G7 climate, energy and environment ministers meet this month with an opportunity to address the challenges of volatile energy prices and supplies, the rising cost of living, food insecurity and climate change impacts together as one systemic, global problem – and drive a single holistic solution.

The key is to root decisions in accelerating the shift to a healthy, sustainable, zero-emissions economy, not put it on hold.

Global shocks over the past two years make clear the perils of prolonging an economic system dependent on fossil fuels and global supply chains. Russia’s attack on Ukraine has disrupted fuel and wheat supplies exported from both countries, causing pushing up the cost of living worldwide and heightening food insecurity. Russia’s war is largely funded by its oil, gas and coal exports worldwide, especially to the EU.

This comes as the economy continues to recover from Covid-19 lockdowns, which also interrupted supply chains. And at the same time, intensifying climate change impacts such as floods, droughts, wildfires and extreme heat are putting economic activity at greater risk.

G7 countries have a choice. They could further entrench the interconnected, volatile fossil fuel-driven system into the global economy by replacing Russian oil, gas and coal with more fossil fuel infrastructure at home and in other countries. This may alleviate the immediate challenge of sanctioning Russia for its aggressions, but not the long-term insecurity of erratic energy markets or the worsening impacts of climate change.

Alternatively, seven of the world’s advanced economies could finance and lead the shift to a clean energy system that simultaneously builds energy independence and helps poor and vulnerable countries develop sustainably and resiliently.

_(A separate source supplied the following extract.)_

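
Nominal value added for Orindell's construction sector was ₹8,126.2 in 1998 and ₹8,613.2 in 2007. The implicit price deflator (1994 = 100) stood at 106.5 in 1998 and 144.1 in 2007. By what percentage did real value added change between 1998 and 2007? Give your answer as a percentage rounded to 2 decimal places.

Real value added 1998 = 8126.2 / 1.065 = 7630.23.
Real value added 2007 = 8613.2 / 1.441 = 5977.24.
Real growth = 5977.24 / 7630.23 − 1 = -0.2166.

-21.66%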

The G7 climate, energy and environment meeting on 25-27 May will set the group’s tone and direction for the leaders’ summit a month later.

The clean energy transition

To immediately free Europe and the rest of the world from Russia’s grip, and cut off the Kremlin’s war chest, the G7 must recognise the transition to clean energy as a key element of national security.

An economy reliant on flexible, unlimited clean energy systems – with more renewable generation, energy efficiency, electrification and storage – will foster energy and economic independence. This will reduce countries’ vulnerability to energy disruptions and wider impacts on the cost of living. It will also drive wider sustainable development by, for example, improving access to reliable energy, supporting smallholder farming, creating jobs in the zero-emission economy and limiting climate change.

This transition must start with a swift end to Russian oil, gas and coal imports – led by the G7. This may require a temporary increase in fossil fuel supplies from other countries, such as additional LNG imports to some EU countries. But, as the International Energy Agency has made clear, reaching net zero emissions by 2050 requires an immediate end to all new fossil fuel investments. The G7 must make clear that an upscale of gas, LNG and oil imports from other countries can only be temporary.

As this year’s G7 president, Germany can reclaim its reputation as a global clean energy champion by brokering a G7 commitment to massively scale up investments in clean energy both at home and in developing countries.

The G7’s moment for leadership

The G7 is expected to deliver the promised billions in public and private spending for climate mitigation and adaptation in developing countries, and to pledge an increase of finance.

This is not just a matter of reputation and trust. Vulnerable countries that have been battered by the impacts of Covid-19, climate change impacts and are now threatened with a hunger crisis, can’t wait for Europe to sort out the war. If the world’s wealthiest countries don’t address their demands now, developing countries will resort to funds from Russia and China and lock in fossil fuels and political dependence for decades. Continued reliance on fossil fuels will keep worsening the impacts of climate change, from extreme heat in India, to severe drought and famine in Madagascar, to record flooding in South Africa.

The G7 can begin to tackle this vicious circle holistically by pursuing climate action and recognising international climate finance as means to greater global security and stability in the long-term.

This year’s G7 summit is an opportunity for rich countries to shift their international fossil fuel finance towards their pledge to mobilise $100 billion per year in public and private climate finance, and create the partnerships needed to a just energy transition in poorer countries.

In so doing, the G7 countries will show much-needed solidarity with poorer countries which is crucial less than six months before the UN’s COP27 summit in Sharm El-Sheikh, which Egypt intends to focus on the need to scale up adaptation and resilience work in developing countries, especially Africa.